State Medicaid programs are particularly sensitive to annual cost increases. Medicaid coverage is paid for, in part, out of state budgets, which have to be balanced every year. A disproportionate number of infected people rely on it for insurance, because the population most at risk - intravenous drug users - tends to be poor.


Matt Salo, executive director of the National Association of Medicaid Directors, which represents state Medicaid officials, said his members have been floored by estimates that the drug could drive up costs by 10 or 15 percent. They worry about the short-term budgetary strain, and about the longer-term political consequences.


'From a realistic perspective, when a Medicaid budget skyrockets like that, you aren't going to hear from the U.S. taxpayer, 'Thank goodness, Medicaid was here to solve this public health crisis,' ' Mr.
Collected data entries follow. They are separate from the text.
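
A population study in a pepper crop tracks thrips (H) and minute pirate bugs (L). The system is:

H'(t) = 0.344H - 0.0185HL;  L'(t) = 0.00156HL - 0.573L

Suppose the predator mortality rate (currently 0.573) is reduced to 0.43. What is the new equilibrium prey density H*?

H* ≈ 276

At the interior fixed point, setting dL/dt = 0 with L > 0 fixes H* = (predator death rate)/(HL coefficient) — independent of the other coefficients.
With the change, H* = 0.43/0.00156 = 276; it falls from 367.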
Salo said. 'They're going to say, 'It's another runaway government program.' '


But for all the panic, the crisis may soon wane. New, effective drugs are about to enter the market to compete with Sovaldi, offering other options with high cure rates and low side effects. And a more competitive market is likely to drive down the drug's price, once payers can choose to cover only the drug that is the best deal.


The pent-up demand of patients who have been waiting for a cure will work itself out over the next few years. The PricewaterhouseCoopers estimates show big costs for treating hepatitis C over the next two years, then a sharp decline as the untreated population dwindles.